The United States Government provided AAEF's initial capital through a grant from the United States Agency for International Development. The original Board members were appointed by the President of the United States. The AAEF operates independently from the U.S. Government, and is managed by professional investment managers under the guidance of the Board of Directors.

==Activities==
Although incorporated as a not-for-profit organization, the AAEF is managed as a private investment fund to maximize risk-adjusted returns. Investments can include loans, leases, guarantees, and equity ownership. Profits generated from AAEF investments are reinvested in new projects in Albania. In addition to recycling its profits to promote private enterprise creation and expansion, it is the AAEF's intent to demonstrate to other potential investors that investment in Albania can be successful and profitable. The AAEF strives to be a catalyst for additional private investment in Albania.

The AAEF endeavors to identify and invest in enterprises that have good prospects of being commercially viable and are filling an under-served sector of the Albanian economy. Such investments should be capable of meeting international standards of “best business practices”, promote local manufacturing, create jobs and exports, and be environmentally safe.

Since its inception the AAEF has invested in or lent to over 40 Albanian companies. As of September 30, 2008, net assets of the AAEF amounted to $178 million or 6 times the original capital. Companies financed by AAEF have contributed more than $1 billion to the country's GDP and created more than 5,000 jobs.

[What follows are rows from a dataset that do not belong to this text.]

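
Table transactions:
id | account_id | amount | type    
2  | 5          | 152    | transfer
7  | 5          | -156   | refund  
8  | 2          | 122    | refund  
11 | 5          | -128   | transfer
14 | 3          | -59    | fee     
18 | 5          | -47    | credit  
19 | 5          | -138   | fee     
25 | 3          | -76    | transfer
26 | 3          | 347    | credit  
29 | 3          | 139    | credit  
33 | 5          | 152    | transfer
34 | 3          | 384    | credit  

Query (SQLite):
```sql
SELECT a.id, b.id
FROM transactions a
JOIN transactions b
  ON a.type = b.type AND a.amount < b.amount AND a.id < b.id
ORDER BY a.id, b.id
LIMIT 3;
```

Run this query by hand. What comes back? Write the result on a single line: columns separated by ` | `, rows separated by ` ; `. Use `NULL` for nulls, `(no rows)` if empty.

7 | 8 ; 11 | 25 ; 11 | 33

Pairs (a,b) with same type, a.amount < b.amount, a.id < b.id.
type groups: credit:{18,26,29,34} fee:{14,19} refund:{7,8} transfer:{2,11,25,33}
Ordered by (a.id, b.id); first 3.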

Among the AAEF's notable investments are the modernizing of Tirana International Airport "Mother Teresa" and establishing the American Bank of Albania (ABA). In 2009, the AAEF created its legacy organization The Albanian – American Development Foundation (AADF) The AADF's mission is to facilitate the development of a sustainable private sector economy and a democratic society in Albania, and to contribute to stability in Southeastern Europe.